Symptom Mismanagement: Eating Disorders Awareness Part 1

Symptom Mismanagement: Eating Disorders Awareness Part 1

Published on Tuesday, February 22, 2022 by Brooke Orr

If you have IBS- you’ve likely experienced the gut-wrenching pain that leaves you desperate to try any remedy that may give relief. Enter Google.  

Type in IBS treatments, diets for IBS, or any combination of the two and you will find an abundance of solutions for what bothers you. Desperation + Information Overload makes it difficult to distinguish pseudoscience from evidenced-based research, which can harm your health and put you at higher risk for developing an eating disorder. 

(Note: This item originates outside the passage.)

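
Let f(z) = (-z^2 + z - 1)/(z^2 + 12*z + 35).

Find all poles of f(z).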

This may seem like a leap but I am not being dramatic. The jump from “dieting” for symptom management to an eating disorder is not far.  Eating Disorder Hope reports that 35% of dieting becomes obsessive, and 20 to 25% of those diets turn into eating disorders. Additional statistics related to eating disorders can be found at The National Eating Disorders Association.

Dieting does not just mean eating less to lose weight- it is any manipulation of what you eat as a means to an end.  Don’t get me wrong, there is a time and place to make dietary changes for disease management, but it should be done under professional supervision and the patient should be informed of the risks associated with this treatment.  

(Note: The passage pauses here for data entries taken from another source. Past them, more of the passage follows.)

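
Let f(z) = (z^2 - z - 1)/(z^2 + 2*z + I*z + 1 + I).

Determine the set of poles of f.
The singularities of f are the zeros of the denominator. Factoring,
  z^2 + 2*z + I*z + 1 + I = (z + 1 + I)*(z + 1)
so the candidates are z = -1 - I, z = -1.

Check the numerator P(z) = z^2 - z - 1 at each one:
  P(-1 - I) = 3*I ≠ 0, so z = -1 - I is a (simple) pole.
  P(-1) = 1 ≠ 0, so z = -1 is a (simple) pole.

Poles of f: {-1 - I, -1}

Final answer: {-1 - I, -1}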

If you are contemplating diet changes, whether elimination of certain foods, Low-FODMAP, or something else completely, use the below tips to mitigate risk:  

Identify Your Dream Team.

Find a registered dietitian with eating disorder experience AND expertise in treating gastrointestinal disorders. Bonus points if that person also practices from a Health at Every Size perspective (more on health at every size later).  

Connect with a therapist. Evidence supports the use of therapy as part of treatment for some GI disorders, PLUS a therapist can help you navigate anxiety, stress, and obsession that may accompany your treatment journey. 

Work with a primary care physician or gastroenterologist. Avoid self diagnosis. There are a myriad of things that cause GI symptoms and a doctor is best equipped to find the source.  

Manage Expectations & Accept that Health is a Moving Target.  

Food may be one piece of your treatment puzzle but it is likely not the only one. Research suggests that some combination of diet, exercise, stress management, medicine and/or the ever elusive “lifestyle” changes can help manage IBS symptoms.  

Be patient with yourself and the team, as many sufferers must use trial and error to figure out what works for them, and what works today might not work tomorrow. 

Analyze Your Motives.  

Be honest with yourself and your team. Is there any part of you that is attempting the diet hoping weight loss will be a side effect? Diets- including but not limited to elimination diets, should not be used for weight loss.  

Be Realistic.  

Elimination diets are meant to be followed short-term- as long-term use raises risk of malnutrition.  

If you or someone you know is changing your diet to improve IBS symptoms use the above tips. If you or someone you know uses elimination diets and you think it may have morphed into disordered eating behaviors, find a local eating disorder professional in your area for further evaluation. The National Eating Disorder Helpline has a number of resources to help.